In order to understand more about how Theranos came to be regarded as the worst failure in the history of startups, it is important to understand the central figure around its downfall, Elizabeth Holmes. Theranos was started in 2002, when Holmes, motivated by an idea for a wearable blood tester, dropped out of Stanford in order to start her own company. Eventually, Elizabeth pivoted to the idea of an at-home blood tester that could carry out a suite of tests, tests which traditionally would require machines the size of a printer to carry out. Armed with this idea, Holmes used her own personal connections to gain a sizable seed investment. Eventually, a prototype was created that could run a small number of tests with dubious results. This was when Elizabeth made her first morally questionable act, which was to test the machine on patients with cancer, with full knowledge that her machines did not work. Despite this, the company barreled forward, eventually making deals with Walgreens and Safeway to place Theranos testers in their pharmacies.

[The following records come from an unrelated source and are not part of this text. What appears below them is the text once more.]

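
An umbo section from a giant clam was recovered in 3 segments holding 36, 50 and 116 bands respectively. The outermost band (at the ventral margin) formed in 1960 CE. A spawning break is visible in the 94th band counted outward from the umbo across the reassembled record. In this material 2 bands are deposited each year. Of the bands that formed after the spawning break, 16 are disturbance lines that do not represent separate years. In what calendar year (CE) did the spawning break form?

Total bands = 36 + 50 + 116 = 202.
202 − 94 = 108 bands lie beyond the spawning break toward the ventral margin.
Excluding 16 false bands: 108 − 16 = 92.
With 2 bands per year, 92 / 2 = 46 years.
Counting back 46 years from 1960 CE places the spawning break in 1960 − 46 = 1914 CE.

1914 CE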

Up to this point, Holmes had been able to present Theranos as a viable company through a combination of half-truths and mild deceit; however, Holmes eventually began having to flat-out lie to keep Theranos afloat. She presented her investors with financial reports that predicted profits ten times more than what documents inside the company predicted. Theranos even presented lists of hundreds of tests to Walgreens that they said could be run on their machines, when in reality, none of those tests could be run with any measure of reliability. Eventually, the sheer number of lies that Holmes produced gave way to the fact that Theranos was in reality, an ailing company with no viable product. Following an article published in the Wall Street Journal, those lies came back to bite her. Hundreds of millions were lost by both Holmes and the company as investors, patients, and companies sued.

The important question to ask here is what to learn from this. It seems there were two factors on Homes’ part that led to the eventual downfall of the company. The first factor seems to be a lack of experience. The fields that Theranos worked in, medicine and chemistry, stand in stark contrast to the field of computer science that traditional software or technology startups work in. These days, even teenagers can begin to grasp the elements of coding and software engineering; however, medicine is a field that is only really delved into deeply at colleges and universities. Since Holmes only spent a few semesters at Stanford, she possessed little real knowledge and it was because of this that she couldn’t realize the impracticality of Theranos. She wanted a miracle machine that modern technology simply wasn’t capable of creating. However, many startups are based on ideas that are not yet practical, so the real reason Theranos ended so disastrously was because of Holmes’ deceitful tendencies. It was only because of her dishonesty that the company was able to grow so large and die so spectacularly. In the end, maybe we should learn from our childhood and acknowledge that our lies come back to bite us.